Le traitement est également jugé insuffisant par les media traditionnels notamment outre-Atlantique. Aux USA par exemple, Charlie Hebdo avait été cité plus de 1400 fois en 24 heures dans les media américains juste après l'attaque des frères Kouachi. L'attaque de Garissa, elle, n'a été cité que 214 fois, rapporte le site breaking3zero.com.

Une tragédie traitée comme un fait divers

Un Occident en perte de toute hiérarchie des valeurs
L'AFP privilégie l'anecdotique, sans que Le Figaro doive se sente pour autant obligé de diffuser ce qui distraie de l'essentiel, mais se prête à la diversion. Francetv info,‎ 20minutes.fr‎, europe1.fr, bfmtv.com, leparisien.fr, SudOuest.fr, etc rapportent tous que, samedi matin, plus de 50 heures après le début de l'attaque, une survivante terrorisée, a encore été retrouvée, cachée dans une penderie, échappant ainsi à la tuerie... La veille, quatre rescapés avaient été secourus. Tout est-il donc pour le mieux ? A bord de bus affrétés par le gouvernement, 663 étudiants rescapés ont quitté Garissa pour rejoindre les villes dont ils sont originaires. L'université est fermée jusqu'à nouvel ordre.


Les djihadistes ont pris pour cible les étudiants chrétiens 
Jeudi à l'aube, un commando est entré sur le campus, ouvrant le feu au hasard, avant de pénétrer dans la résidence universitaire, séparant musulmans et non-musulmans, laissant partir les premiers et gardant les seconds en otage.

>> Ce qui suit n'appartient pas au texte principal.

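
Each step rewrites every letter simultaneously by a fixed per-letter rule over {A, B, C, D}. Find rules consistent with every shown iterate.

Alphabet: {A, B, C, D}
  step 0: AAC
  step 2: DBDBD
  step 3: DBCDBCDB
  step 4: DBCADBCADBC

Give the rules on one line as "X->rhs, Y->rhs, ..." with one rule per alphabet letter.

  step 3 ⇒ step 4: DBCDBCDB ⇒ DB·C·A·DB·C·A·DB·C
    B ↦ C
    C ↦ A
    D ↦ DB
    A ↦ D  (constrained at step 0)

A->D, B->C, C->A, D->DB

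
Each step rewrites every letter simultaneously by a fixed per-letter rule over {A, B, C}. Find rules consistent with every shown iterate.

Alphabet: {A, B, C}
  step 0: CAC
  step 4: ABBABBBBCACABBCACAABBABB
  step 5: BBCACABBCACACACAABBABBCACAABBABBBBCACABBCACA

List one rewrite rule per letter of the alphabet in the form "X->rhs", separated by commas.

  step 4 ⇒ step 5: ABBABBBBCACABBCACAABBABB ⇒ BB·CA·CA·BB·CA·CA·CA·CA·A·BB·A·BB·CA·CA·A·BB·A·BB·BB·CA·CA·BB·CA·CA
    A ↦ BB
    B ↦ CA
    C ↦ A

A->BB, B->CA, C->A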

Cinq suspects ont été arrêtés depuis jeudi: "Nous les soupçonnons d'être des complices des assaillants (...), nous tentons d'établir des liens", a expliqué le porte-parole du ministère de l'Intérieur, Mwenda Njoka. Deux d'entre eux ont été arrêtés à l'intérieur de l'université: un Tanzanien, caché avec des grenades, et un vigile kényan d'ethnie somali, soupçonné d'avoir aidé les assaillants à entrer, selon M. Njoka. Les trois autres suspects ont été arrêtés alors qu'ils tentaient de fuir vers la Somalie.

Une école coranique hébergeait le cerveau du raid islamiste 
Quatre membres présumés du commando ont été tués. La police a exhibé samedi leurs dépouilles nues et ensanglantées dans les rues de Garissa, devant une foule en colère ou indignée par cette sinistre parade. Jeudi, les autorités avaient offert d'une récompense d'environ 200.000 euros pour la capture du cerveau présumé de l'attaque, Mohamed Mohamud, alias "Kuno", ancien professeur kényan d'une école coranique de Garissa.

Ce massacre s'ajoute à la série de l'assaut du centre commercial Westgate, d'une succession de raids sur la côte kényane et dans la ville de Mandera frontalière de la Somalie, au cours desquels environ 160 personnes au total avaient été exécutées en 2014.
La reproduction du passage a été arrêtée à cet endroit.